The obvious lesson is to support the Prices of today, and for that we can celebrate the contentions of 2020 for getting so many ensembles to jump on the bandwagon of such hot young composers as Tyshawn Sorey, Errollyn Wallen and Jessie Montgomery. What remains missing, though, is the attention to most substantial, mature, challenging, difference-making masters, whose music we can have valid expectations to last. My nominations include George Lewis, Jeffrey Mumford, Wadada Leo Smith, Alvin Singleton, Anthony Davis and Anthony Braxton. They need elevation to repertory, i.e., systemic, status.

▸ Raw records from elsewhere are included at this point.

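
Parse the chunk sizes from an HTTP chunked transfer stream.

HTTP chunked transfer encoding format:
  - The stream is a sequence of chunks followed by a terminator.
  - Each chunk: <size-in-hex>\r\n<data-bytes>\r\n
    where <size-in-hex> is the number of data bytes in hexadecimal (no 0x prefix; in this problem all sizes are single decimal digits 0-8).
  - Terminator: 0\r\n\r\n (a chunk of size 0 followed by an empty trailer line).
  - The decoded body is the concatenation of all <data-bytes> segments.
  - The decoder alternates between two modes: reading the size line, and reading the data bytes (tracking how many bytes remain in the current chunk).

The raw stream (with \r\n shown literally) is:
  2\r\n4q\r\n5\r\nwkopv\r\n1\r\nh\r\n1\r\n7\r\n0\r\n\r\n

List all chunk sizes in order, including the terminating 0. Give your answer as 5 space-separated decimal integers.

Answer: 2 5 1 1 0

Derivation:
Chunk 1: stream[0..1]='2' size=0x2=2, data at stream[3..5]='4q' -> body[0..2], body so far='4q'
Chunk 2: stream[7..8]='5' size=0x5=5, data at stream[10..15]='wkopv' -> body[2..7], body so far='4qwkopv'
Chunk 3: stream[17..18]='1' size=0x1=1, data at stream[20..21]='h' -> body[7..8], body so far='4qwkopvh'
Chunk 4: stream[23..24]='1' size=0x1=1, data at stream[26..27]='7' -> body[8..9], body so far='4qwkopvh7'
Chunk 5: stream[29..30]='0' size=0 (terminator). Final body='4qwkopvh7' (9 bytes)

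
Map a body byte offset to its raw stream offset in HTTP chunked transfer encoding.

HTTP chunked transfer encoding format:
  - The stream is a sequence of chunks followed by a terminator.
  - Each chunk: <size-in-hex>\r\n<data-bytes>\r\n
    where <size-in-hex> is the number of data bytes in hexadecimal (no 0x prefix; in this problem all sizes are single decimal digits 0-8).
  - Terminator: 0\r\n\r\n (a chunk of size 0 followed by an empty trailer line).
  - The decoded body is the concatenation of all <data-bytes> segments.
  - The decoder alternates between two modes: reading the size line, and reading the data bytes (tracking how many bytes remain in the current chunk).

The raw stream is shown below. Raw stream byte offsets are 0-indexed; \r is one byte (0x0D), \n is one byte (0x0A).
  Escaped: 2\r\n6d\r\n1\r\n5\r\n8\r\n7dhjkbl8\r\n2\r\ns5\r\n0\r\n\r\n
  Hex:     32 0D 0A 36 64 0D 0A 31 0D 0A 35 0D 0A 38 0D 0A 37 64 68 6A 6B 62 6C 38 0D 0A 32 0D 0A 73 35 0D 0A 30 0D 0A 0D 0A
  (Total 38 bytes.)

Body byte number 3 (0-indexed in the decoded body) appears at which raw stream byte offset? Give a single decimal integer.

Answer: 16

Derivation:
Chunk 1: stream[0..1]='2' size=0x2=2, data at stream[3..5]='6d' -> body[0..2], body so far='6d'
Chunk 2: stream[7..8]='1' size=0x1=1, data at stream[10..11]='5' -> body[2..3], body so far='6d5'
Chunk 3: stream[13..14]='8' size=0x8=8, data at stream[16..24]='7dhjkbl8' -> body[3..11], body so far='6d57dhjkbl8'
Chunk 4: stream[26..27]='2' size=0x2=2, data at stream[29..31]='s5' -> body[11..13], body so far='6d57dhjkbl8s5'
Chunk 5: stream[33..34]='0' size=0 (terminator). Final body='6d57dhjkbl8s5' (13 bytes)
Body byte 3 at stream offset 16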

In the end, systemic diversity can be pushed by circumstance, like we’ve had in this year of upset. But it can’t be shoved. Within the next year or two, we will be able to celebrate more people of color at orchestras and other institutions. Hiring, however, could be limited by the sheer economic havoc ahead. For real systemic change, we need a real system in place, something solid and lasting.
YOLA is that system. It trains talent and attracts audiences. It goes to the core of the issue. It generates enthusiasm, broadens horizons and inspires commitment. That sounds like advertising copy, but there are YOLA grads to prove it attending college and working for the L.A. Phil. Someday in the not distant future, grads will be playing in the orchestra. YOLA looks to be impervious to the coronavirus.
If the center holds, we have a future; 2020 be damned.